First of is the first ecig I purchased in early 2008. Pathetic battery life, flooding, juice in the mouth. Did not last for very long.



Next up is one of the early twisps that I also got in 2008.



I will post some other devices that I purchased over the years in the next few days/weeks that I have not given to others. I hate throwing away stuff.

This is for all the people that remember what a 306, 510, kr808d, 901 connections are. Have you gone through tea bags, foams, etc, to try to get a decent vape. @RevnLucky7 should remember this stuff. Do people still remember what joyetech or kangertech did for the market?

If you have any ancient devices, post it to this thread to show others the history of ecigs.

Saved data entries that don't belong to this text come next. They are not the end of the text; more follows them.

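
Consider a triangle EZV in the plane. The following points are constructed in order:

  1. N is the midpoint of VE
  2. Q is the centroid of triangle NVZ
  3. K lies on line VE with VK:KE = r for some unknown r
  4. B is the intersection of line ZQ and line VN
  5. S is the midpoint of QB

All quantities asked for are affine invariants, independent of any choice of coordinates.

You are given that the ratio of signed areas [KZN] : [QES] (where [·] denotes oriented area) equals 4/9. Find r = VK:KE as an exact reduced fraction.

r = 4/5

Assign E = (0, 0), Z = (1, 0), V = (0, 1) — the answer is frame-independent, so this choice is without loss of generality.
1. N is the midpoint of VE ⇒ N = (0, 1/2)
2. Q is the centroid of triangle NVZ ⇒ Q = (1/3, 1/2)
3. With VK:KE = r, write λ = r/(r+1) so K = V + λ·(E−V); K is affine-linear in λ
4. B is the intersection of line ZQ and line VN ⇒ B = (0, 3/4)
5. S is the midpoint of QB ⇒ S = (1/6, 5/8)
Every point depending on K is an affine combination of K and λ-independent points, so each such coordinate is linear in λ; the λ² term in each signed area is a multiple of (E−V)×(E−V) = 0, so 2·[KZN] and 2·[QES] are each linear in λ. Evaluating at λ=0 and λ=1:
  2·[KZN] = λ − 1/2,   2·[QES] = -1/8
So [KZN]:[QES] = (λ − 1/2) / (-1/8). Setting this equal to 4/9:
  λ − 1/2 = 4/9·(-1/8)  ⇒  λ = 4/9
Then r = λ/(1−λ) = (4/9)/(5/9) = 4/5. Check: with r = 4/5, K = (0, 5/9) and [KZN]:[QES] = 4/9 as required.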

Reactions: Like 7 | Winner 1


----------



## Silver (18/1/15)

Super thread @yuganp. Our own museum. Marvellous!

Reactions: Agree 1


----------



## RevnLucky7 (18/1/15)

We might have some cartos lying around somewhere.


----------



## kimbo (19/1/15)

yuganp said:


> This is inspired by something that @Silver mentioned in one of of the threads about car to punches.
> 
> First of is the first ecig I purchased in early 2008. Pathetic battery life, flooding, juice in the mouth. Did not last for very long.
> View attachment 19579
> ...


 @yuganp just to complete the setup of yours  some refills and a charger 
I bought these in 2010 i have no idea wy they still here, the cig-a-like is in file 13

Reactions: Like 1


----------



## Stephen Rowley (19/1/15)

do not have any lying around, but this was the first egig i tried , also the 901 , screw driver which had its problems but was the first attempt and an ego style ecig


----------



## andro (19/1/15)

i do . i used to buy stuff from totally wicked in the uk 7 years ago. I just clean the garage and trow all the all stuff away. Started with 510 from them and after got that little box that hold the battery on one side and the atomizer on the other side . I think was called stick from janty


----------